Saudi Arabia appoints firms for power project consultancy roles

03 December 2013

Saudi Arabia’s next independent power project (IPP) will use combined solar and gas technology

The Saudi Electricity Company (SEC) has awarded technical and legal consultancy contracts for Saudi Arabia’s next independent power project (IPP).

SEC has appointed Germany’s Fichtner as technical consultant, and has awarded a contract to the local law office of Mohanned al-Rasheed to provide legal consultancy services for the the proposed 600MW Dhuba 1 IPP. The IPP is planned to be an integrated solar, combined-cycle (ISCC) plant, which will run on a mix of natural gas and solar energy.

The project will have an estimated cost of $600m and SEC is planning for a private sector investment of 50 per cent in the scheme. The planned commissioning date of the plant is 2017.

Following the first phase of the Dhuba power plant, SEC is planning a Dhuba 2 IPP, which will use steam turbines that run on conventional heavy fuel oil. The Dhuba 2 IPP will have a larger capacity of 1,800MW and an estimated budget of $2.7bn. The planned commissioning date for the Dhuba 2 IPP is 2018.

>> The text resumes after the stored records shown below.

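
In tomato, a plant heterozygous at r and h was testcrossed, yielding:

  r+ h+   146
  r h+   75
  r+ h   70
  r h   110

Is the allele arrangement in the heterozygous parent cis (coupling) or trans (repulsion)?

The two most frequent classes are r+ h+ (146) and r h (110); these are the parental (non-recombinant) types.
So the F1 carried r+ h+ on one chromosome and r h on the other — the recessive alleles are on the same chromosome (cis / coupling).

cis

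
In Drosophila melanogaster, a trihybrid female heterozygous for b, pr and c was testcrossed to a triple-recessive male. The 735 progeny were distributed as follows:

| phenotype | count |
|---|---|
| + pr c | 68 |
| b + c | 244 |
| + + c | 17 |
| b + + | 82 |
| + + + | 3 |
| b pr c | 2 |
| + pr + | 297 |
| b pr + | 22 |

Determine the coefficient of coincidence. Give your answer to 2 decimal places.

0.54

The two most frequent reciprocal classes, + pr + and b + c, are the parental types, so the F1 was + pr + / b + c.
The two rarest classes, + + + and b pr c, are the double crossovers. Comparing them with the parentals, only the pr allele has switched, so pr is the middle locus and the order is c – pr – b.
c–pr: (150 + 5)/735 = 0.2109; pr–b: (39 + 5)/735 = 0.0599.
Expected DCO frequency = 0.2109 × 0.0599 ≈ 0.01263; observed = 5/735 ≈ 0.00680.
Coefficient of coincidence = 0.00680/0.01263 ≈ 0.54.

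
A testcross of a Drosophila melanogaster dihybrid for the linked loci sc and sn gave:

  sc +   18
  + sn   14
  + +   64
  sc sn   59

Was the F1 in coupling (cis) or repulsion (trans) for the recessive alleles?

cis

The two most frequent classes are + + (64) and sc sn (59); these are the parental (non-recombinant) types.
So the F1 carried + + on one chromosome and sc sn on the other — the recessive alleles are on the same chromosome (cis / coupling).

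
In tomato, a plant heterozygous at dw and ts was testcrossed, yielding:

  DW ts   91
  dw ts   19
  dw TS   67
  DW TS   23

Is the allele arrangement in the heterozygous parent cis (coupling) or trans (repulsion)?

trans

The two most frequent classes are DW ts (91) and dw TS (67); these are the parental (non-recombinant) types.
So the F1 carried DW ts on one chromosome and dw TS on the other — the recessive alleles are on opposite chromosomes (trans / repulsion).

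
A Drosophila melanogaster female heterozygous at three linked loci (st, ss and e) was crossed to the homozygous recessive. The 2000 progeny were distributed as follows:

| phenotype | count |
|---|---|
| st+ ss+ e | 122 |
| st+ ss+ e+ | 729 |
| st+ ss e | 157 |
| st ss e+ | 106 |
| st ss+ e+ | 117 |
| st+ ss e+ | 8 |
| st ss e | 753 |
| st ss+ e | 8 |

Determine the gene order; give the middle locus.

ss

The two most frequent reciprocal classes, st ss e and st+ ss+ e+, are the parental types, so the F1 was st ss e / st+ ss+ e+.
The two rarest classes, st ss+ e and st+ ss e+, are the double crossovers. Comparing them with the parentals, only the ss allele has switched, so ss is the middle locus and the order is e – ss – st.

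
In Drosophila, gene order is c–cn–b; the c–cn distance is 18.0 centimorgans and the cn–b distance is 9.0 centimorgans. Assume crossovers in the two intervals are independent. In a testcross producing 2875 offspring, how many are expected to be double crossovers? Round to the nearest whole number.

Map distances give recombination frequencies of 0.180 and 0.090 for the two intervals.
With no interference, expected double-crossover frequency = 0.180 × 0.090 = 0.01620.
Expected number = 0.01620 × 2875 = 46.57 ≈ 47.

47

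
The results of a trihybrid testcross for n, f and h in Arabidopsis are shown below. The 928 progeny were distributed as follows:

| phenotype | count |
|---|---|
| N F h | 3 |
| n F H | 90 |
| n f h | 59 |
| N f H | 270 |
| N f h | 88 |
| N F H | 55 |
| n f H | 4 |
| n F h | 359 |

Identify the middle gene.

The two most frequent reciprocal classes, N f H and n F h, are the parental types, so the F1 was N f H / n F h.
The two rarest classes, n f H and N F h, are the double crossovers. Comparing them with the parentals, only the n allele has switched, so n is the middle locus and the order is f – n – h.

n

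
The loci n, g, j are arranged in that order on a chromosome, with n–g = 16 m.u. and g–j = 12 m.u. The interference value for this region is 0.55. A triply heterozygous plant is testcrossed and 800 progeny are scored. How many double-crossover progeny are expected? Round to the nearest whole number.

7

Map distances give recombination frequencies of 0.160 and 0.120 for the two intervals.
With interference 0.55 (so coincidence = 0.45), expected double-crossover frequency = 0.160 × 0.120 × 0.45 = 0.00864.
Expected number = 0.00864 × 800 = 6.91 ≈ 7.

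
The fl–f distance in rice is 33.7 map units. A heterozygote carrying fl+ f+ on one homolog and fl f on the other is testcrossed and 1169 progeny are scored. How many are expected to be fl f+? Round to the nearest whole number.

A map distance of 33.7 map units corresponds to a recombination frequency of 0.337.
The F1 is fl+ f+ / fl f, so fl f+ is a recombinant gamete class with expected frequency r/2 = 0.337/2 = 0.1685.
Expected number = 0.1685 × 1169 = 196.98 ≈ 197.

197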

On 30 November, SEC awarded the contract to the local firm Acwa Power to develop the $1.6bn Rabigh 2 IPP.

The Acwa Power consortium had been selected as the preferred bidder for the 2,060MW IPP in January, and signed the PPA with SEC on 30 November. The PPA has created the Al-Mourjan for Electricity Production Company to operate the Rabigh 2 plant, with SEC and the winning consortium holding a share of 50 per cent each.

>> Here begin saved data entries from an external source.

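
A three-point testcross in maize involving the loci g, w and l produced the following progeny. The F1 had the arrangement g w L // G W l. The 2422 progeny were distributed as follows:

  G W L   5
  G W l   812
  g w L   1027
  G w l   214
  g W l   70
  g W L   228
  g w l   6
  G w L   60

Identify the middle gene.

The two rarest classes, g w l and G W L, are the double crossovers. Comparing them with the parentals, only the l allele has switched, so l is the middle locus and the order is w – l – g.

l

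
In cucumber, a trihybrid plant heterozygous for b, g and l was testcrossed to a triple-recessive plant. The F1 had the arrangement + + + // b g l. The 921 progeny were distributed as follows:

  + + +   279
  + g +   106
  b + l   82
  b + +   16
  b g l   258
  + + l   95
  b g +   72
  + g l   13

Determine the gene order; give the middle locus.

The two rarest classes, b + + and + g l, are the double crossovers. Comparing them with the parentals, only the b allele has switched, so b is the middle locus and the order is l – b – g.

b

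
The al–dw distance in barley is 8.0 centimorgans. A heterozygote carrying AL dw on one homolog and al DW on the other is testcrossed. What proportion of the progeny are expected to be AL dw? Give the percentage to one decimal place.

46.0%

A map distance of 8.0 centimorgans corresponds to a recombination frequency of 0.080.
The F1 is AL dw / al DW, so AL dw is a parental gamete class with expected frequency (1 − r)/2 = 0.920/2 = 0.4600.
That is 0.4600 = 46.0% of the progeny.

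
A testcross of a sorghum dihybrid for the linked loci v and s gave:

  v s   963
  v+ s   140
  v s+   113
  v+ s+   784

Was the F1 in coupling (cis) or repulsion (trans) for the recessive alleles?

cis

The two most frequent classes are v+ s+ (784) and v s (963); these are the parental (non-recombinant) types.
So the F1 carried v+ s+ on one chromosome and v s on the other — the recessive alleles are on the same chromosome (cis / coupling).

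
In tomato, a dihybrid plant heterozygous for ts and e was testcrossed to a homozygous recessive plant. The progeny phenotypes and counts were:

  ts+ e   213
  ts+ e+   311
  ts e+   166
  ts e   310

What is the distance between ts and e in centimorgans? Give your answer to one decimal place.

37.9 centimorgans

The two most frequent classes, ts+ e+ (311) and ts e (310), are the parental types, so the F1 was ts+ e+ / ts e.
The recombinant classes are ts+ e and ts e+: 213 + 166 = 379.
Recombination frequency = 379/1000 = 0.3790 ≈ 37.9%, i.e. 37.9 centimorgans.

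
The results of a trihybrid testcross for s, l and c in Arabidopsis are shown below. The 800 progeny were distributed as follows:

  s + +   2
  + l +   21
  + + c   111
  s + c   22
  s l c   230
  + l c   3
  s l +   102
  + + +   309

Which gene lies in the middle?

s

The two most frequent reciprocal classes, + + + and s l c, are the parental types, so the F1 was + + + / s l c.
The two rarest classes, s + + and + l c, are the double crossovers. Comparing them with the parentals, only the s allele has switched, so s is the middle locus and the order is l – s – c.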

As part of the Acwa consortium, South Korea’s Samsung C&T has been awarded the engineering, procurement and construction (EPC) contract to build the power plant. The combined-cycle, gas-fired plant will be located in Rabigh on the western coast of Saudi Arabia, 150 kilometres north of Jeddah.

SEC’s IPP programme is part of the kingdom’s efforts to boost generating capacity in the coming years to cope with the expected rise in demand. In its 2012 annual report, SEC forecasts that peak demand will grow from the 51,900MW recorded in 2012 to 85,000MW in 2020 and 120,000MW by 2030.